STRASBOURG, France (Reuters) - Vandals have defaced a Jewish cemetery in the eastern French city of Strasbourg by painting swastikas and anti-Jewish slogans on about 20 tombstones and on a wall, police said on Saturday.
The cemetery desecration, discovered on Friday, was the latest incident in a wave of attacks in France since Israel launched its military offensive in the West Bank two weeks ago to crush Palestinian militants.
Local Jewish community leader Pierre Levy said many people buried in the cemetery had been Holocaust survivors and added: "This is a double insult, to these people and to history."
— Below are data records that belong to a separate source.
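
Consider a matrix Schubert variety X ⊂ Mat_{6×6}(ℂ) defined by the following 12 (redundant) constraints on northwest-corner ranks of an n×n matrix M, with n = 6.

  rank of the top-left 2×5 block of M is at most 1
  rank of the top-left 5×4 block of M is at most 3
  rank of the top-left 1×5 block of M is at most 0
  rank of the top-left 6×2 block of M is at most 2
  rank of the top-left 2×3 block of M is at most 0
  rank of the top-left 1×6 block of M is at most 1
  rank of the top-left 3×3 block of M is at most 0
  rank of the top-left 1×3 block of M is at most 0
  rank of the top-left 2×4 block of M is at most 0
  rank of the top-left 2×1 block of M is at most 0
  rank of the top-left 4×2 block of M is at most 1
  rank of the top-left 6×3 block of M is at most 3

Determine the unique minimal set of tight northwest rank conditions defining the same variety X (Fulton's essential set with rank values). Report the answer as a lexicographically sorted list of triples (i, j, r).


Rank table r_w(6×6) implied by the 12 constraints:

  R[1]: 0, 0, 0, 0, 0, 1
  R[2]: 0, 0, 0, 0, 1, 2
  R[3]: 0, 0, 0, 1, 2, 3
  R[4]: 1, 1, 1, 2, 3, 4
  R[5]: 1, 2, 2, 3, 4, 5
  R[6]: 1, 2, 3, 4, 5, 6

hence w(1..6) = (6, 5, 4, 1, 2, 3).

Fulton essential set (3 of the 12 Rothe cells):

[(1, 5, 0), (2, 4, 0), (3, 3, 0)]


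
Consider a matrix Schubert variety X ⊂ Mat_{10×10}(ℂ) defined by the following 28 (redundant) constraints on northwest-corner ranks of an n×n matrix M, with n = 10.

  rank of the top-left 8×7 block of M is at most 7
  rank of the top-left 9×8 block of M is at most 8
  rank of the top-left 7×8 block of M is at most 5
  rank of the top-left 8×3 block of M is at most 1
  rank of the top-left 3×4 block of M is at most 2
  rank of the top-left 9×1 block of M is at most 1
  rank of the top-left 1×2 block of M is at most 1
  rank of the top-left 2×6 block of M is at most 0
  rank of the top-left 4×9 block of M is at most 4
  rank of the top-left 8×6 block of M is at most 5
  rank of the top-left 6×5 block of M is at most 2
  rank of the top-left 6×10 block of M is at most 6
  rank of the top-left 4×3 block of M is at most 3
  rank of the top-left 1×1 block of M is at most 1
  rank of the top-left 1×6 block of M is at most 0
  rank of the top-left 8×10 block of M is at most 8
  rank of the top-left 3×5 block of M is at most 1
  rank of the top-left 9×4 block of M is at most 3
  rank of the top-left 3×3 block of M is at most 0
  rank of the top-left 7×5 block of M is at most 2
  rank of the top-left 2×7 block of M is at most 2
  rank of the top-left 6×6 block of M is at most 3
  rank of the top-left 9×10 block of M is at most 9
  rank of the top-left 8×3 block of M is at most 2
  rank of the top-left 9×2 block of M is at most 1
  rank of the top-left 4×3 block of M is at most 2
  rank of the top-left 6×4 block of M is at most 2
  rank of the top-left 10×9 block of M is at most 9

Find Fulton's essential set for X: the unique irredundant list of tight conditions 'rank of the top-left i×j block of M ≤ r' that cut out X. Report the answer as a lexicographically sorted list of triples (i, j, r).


Propagating the 28 rank bounds to every northwest block:

  R[1]: 0 0 0 0 0 0 1 1 1 1
  R[2]: 0 0 0 0 0 0 1 2 2 2
  R[3]: 0 0 0 1 1 1 2 3 3 3
  R[4]: 1 1 1 2 2 2 3 4 4 4
  R[5]: 1 1 1 2 2 3 4 5 5 5
  R[6]: 1 1 1 2 2 3 4 5 6 6
  R[7]: 1 1 1 2 2 3 4 5 6 7
  R[8]: 1 1 1 2 3 4 5 6 7 8
  R[9]: 1 1 2 3 4 5 6 7 8 9
  R[10]: 1 2 3 4 5 6 7 8 9 10

giving w = (7, 8, 4, 1, 6, 9, 10, 5, 3, 2) via Δ²R.

D(w) has 27 cells with 5 SE-corners; essential set:

[(2, 6, 0), (3, 3, 0), (7, 5, 2), (8, 3, 1), (9, 2, 1)]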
Police have opened an inquiry into the desecration, the fourth at a Jewish site in the Cronenbourg section of Strasbourg this month.
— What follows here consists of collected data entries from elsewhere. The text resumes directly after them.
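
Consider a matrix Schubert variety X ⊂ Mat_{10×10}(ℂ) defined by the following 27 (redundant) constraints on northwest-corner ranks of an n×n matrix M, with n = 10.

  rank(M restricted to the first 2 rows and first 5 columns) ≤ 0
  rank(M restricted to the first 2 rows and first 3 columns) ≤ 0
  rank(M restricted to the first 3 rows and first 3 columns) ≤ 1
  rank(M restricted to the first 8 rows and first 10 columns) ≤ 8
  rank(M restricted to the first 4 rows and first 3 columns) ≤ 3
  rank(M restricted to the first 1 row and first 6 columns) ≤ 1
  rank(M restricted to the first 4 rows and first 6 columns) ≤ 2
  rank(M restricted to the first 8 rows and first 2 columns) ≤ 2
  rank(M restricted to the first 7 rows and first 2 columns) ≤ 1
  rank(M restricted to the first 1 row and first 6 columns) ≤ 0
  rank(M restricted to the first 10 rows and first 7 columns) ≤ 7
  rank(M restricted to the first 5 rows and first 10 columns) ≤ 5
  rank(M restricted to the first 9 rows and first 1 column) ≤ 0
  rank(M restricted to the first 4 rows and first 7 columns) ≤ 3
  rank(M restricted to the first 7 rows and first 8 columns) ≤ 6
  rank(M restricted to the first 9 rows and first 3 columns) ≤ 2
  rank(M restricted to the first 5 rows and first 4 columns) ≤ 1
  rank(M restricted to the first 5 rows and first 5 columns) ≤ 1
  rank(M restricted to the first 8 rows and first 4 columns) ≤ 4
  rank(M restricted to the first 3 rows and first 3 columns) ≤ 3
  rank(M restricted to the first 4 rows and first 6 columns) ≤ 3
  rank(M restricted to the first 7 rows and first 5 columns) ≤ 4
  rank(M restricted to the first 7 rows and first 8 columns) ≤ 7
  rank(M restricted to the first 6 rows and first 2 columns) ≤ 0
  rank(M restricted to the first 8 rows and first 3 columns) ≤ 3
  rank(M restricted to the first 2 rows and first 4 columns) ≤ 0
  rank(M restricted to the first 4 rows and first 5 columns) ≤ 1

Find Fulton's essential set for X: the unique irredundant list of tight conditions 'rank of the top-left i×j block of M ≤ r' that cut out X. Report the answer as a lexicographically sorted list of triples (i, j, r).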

An unexploded bomb was found at another Cronenbourg cemetery in early April after an arson attack there and a fire at a nearby synagogue
Human rights groups say anti-Jewish violence reached new heights in France this week as boys in a Jewish football team in Paris were beaten with metal bars and heavy metal petanque balls in the first organised assault since the attacks began.
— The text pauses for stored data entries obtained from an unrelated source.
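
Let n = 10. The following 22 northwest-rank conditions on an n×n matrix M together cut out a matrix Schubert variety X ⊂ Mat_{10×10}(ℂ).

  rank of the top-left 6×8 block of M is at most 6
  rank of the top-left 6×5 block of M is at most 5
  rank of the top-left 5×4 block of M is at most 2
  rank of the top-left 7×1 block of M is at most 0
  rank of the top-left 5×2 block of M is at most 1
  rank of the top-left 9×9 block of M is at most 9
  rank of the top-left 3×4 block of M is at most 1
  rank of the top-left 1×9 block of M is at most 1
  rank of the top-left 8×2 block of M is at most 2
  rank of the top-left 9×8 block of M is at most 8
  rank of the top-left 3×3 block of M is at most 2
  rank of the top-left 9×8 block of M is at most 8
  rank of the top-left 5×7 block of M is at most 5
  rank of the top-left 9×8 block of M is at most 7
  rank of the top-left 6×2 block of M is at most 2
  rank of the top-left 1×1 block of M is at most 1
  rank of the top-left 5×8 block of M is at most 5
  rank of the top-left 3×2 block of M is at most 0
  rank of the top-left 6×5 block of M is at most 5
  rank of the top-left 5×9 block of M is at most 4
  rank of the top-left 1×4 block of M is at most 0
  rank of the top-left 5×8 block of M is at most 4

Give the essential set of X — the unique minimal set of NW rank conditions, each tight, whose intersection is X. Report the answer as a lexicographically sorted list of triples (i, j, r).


Rank table r_w(10×10) implied by the 22 constraints:

  R[1]: 0 | 0 | 0 | 0 | 1 | 1 | 1 | 1 | 1 | 1
  R[2]: 0 | 0 | 1 | 1 | 2 | 2 | 2 | 2 | 2 | 2
  R[3]: 0 | 0 | 1 | 1 | 2 | 3 | 3 | 3 | 3 | 3
  R[4]: 0 | 1 | 2 | 2 | 3 | 4 | 4 | 4 | 4 | 4
  R[5]: 0 | 1 | 2 | 2 | 3 | 4 | 4 | 4 | 4 | 5
  R[6]: 0 | 1 | 2 | 3 | 4 | 5 | 5 | 5 | 5 | 6
  R[7]: 0 | 1 | 2 | 3 | 4 | 5 | 6 | 6 | 6 | 7
  R[8]: 1 | 2 | 3 | 4 | 5 | 6 | 7 | 7 | 7 | 8
  R[9]: 1 | 2 | 3 | 4 | 5 | 6 | 7 | 7 | 8 | 9
  R[10]: 1 | 2 | 3 | 4 | 5 | 6 | 7 | 8 | 9 | 10

second differences of R give the permutation w = (5, 3, 6, 2, 10, 4, 7, 1, 9, 8).

ℓ(w)=18; the 7 essential cells (i,j,r):

[(1, 4, 0), (3, 2, 0), (3, 4, 1), (5, 4, 2), (5, 9, 4), (7, 1, 0), (9, 8, 7)]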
France is home to Europe's largest Jewish and Muslim communities and many of the attackers appear to be angry young Muslims of Arab origin taking out their frustration at French society on easy targets such as Jewish schools and shops.
Two young men of North African origin have been detained and three more put under investigation in connection with the arson attacks at the Cronenbourg cemetery, police sources said.
In Paris, Labour Minister Elisabeth Guigou -- whose portfolio includes issues such as integration of young people -- backed the idea of a mass demonstration organised by the Jewish and Muslim communities for peace in the Middle East.
"We should show that the overwhelming majority of French people, whatever their religion, want peace in the Middle East, civil peace and dialogue in France," she told the Le Monde daily.
French Jews and Muslims held separate demonstrations in Paris last weekend, leading many politicians to express concern that French society was breaking down into opposing communities instead of seeing all citizens as equally French.